Born in Jenkintown and presently residing in Villanova, Emily C. Riley is creative, multi-faceted and generous with her time and connections.
She has been a trustee for a number of significant organizations in such disparate fields as services for the homeless, arts and culture, and higher education. Besides spending happy times with her three adult children and four grandchildren, she loves to travel and has an appreciation for world culture and history.
Today, with her sister Josephine Mandeville as president, and a board of trustees comprised of family members and civic leaders, Emily heads the Connelly Foundation (she is executive vice president) whose mission, simply stated, is to “foster learning and improve the quality of life in the greater Philadelphia area.”
To that end, the foundation gives grants to non-profit organizations working in the fields of education, health and human services, arts, culture and civic enterprise. Its special focus also is providing scholarships to parochial school students to attend archdiocesan high school and developing initiatives in collaboration with the high schools and elementary schools of the Archdiocese of Philadelphia.
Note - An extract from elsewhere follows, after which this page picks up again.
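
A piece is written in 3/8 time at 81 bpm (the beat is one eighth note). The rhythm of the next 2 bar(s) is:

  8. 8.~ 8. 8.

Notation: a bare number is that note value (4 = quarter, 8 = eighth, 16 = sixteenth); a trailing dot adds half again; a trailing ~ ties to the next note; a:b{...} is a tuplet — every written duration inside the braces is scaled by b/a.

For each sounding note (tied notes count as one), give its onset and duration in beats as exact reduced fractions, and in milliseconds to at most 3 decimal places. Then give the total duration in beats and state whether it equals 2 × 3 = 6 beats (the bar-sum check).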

The Connelly Foundation, established in 1955 by her parents, John and Josephine Connelly, both children of Irish immigrant parents from Counties Waterford and Tyrone, is the financial legacy of John Connelly’s extraordinary business acumen and work ethic.
Forced to leave school after the eighth grade to help support his family, John Connelly went on to engineer the turnaround of a company, Crown Cork and Seal, that is now literally a textbook example of brilliant business management.
In their lifetime, John and Josephine Connelly raised six children and donated more than $70 million including major grants to Villanova, La Salle, Gwynedd-Mercy and Thomas Jefferson Universities, and Roman Catholic Archdioceses of Philadelphia and Newark, largely to fund Catholic education.
Emily Riley considers herself “fortunate to be able to continue this work.” Though she has a degree in English literature from Rosemont College, philanthropy “was what we were preparing for all our lives.”
“Our parents led by example,” she says. “They both came from modest backgrounds and were very giving people—of their time, resources and compassion. And we trekked along behind them.”
“My work has been rewarding in many ways,” she says, and the word “fortunate” comes up again. “I’ve been fortunate to have the experiences I’ve had and to meet the people I’ve met, like Sister Mary Scullion, who has been a friend for 20 years. It’s part of the pleasure of working in philanthropy to know people like her and to see the difference one person can make in the world … with a little help from their friends.”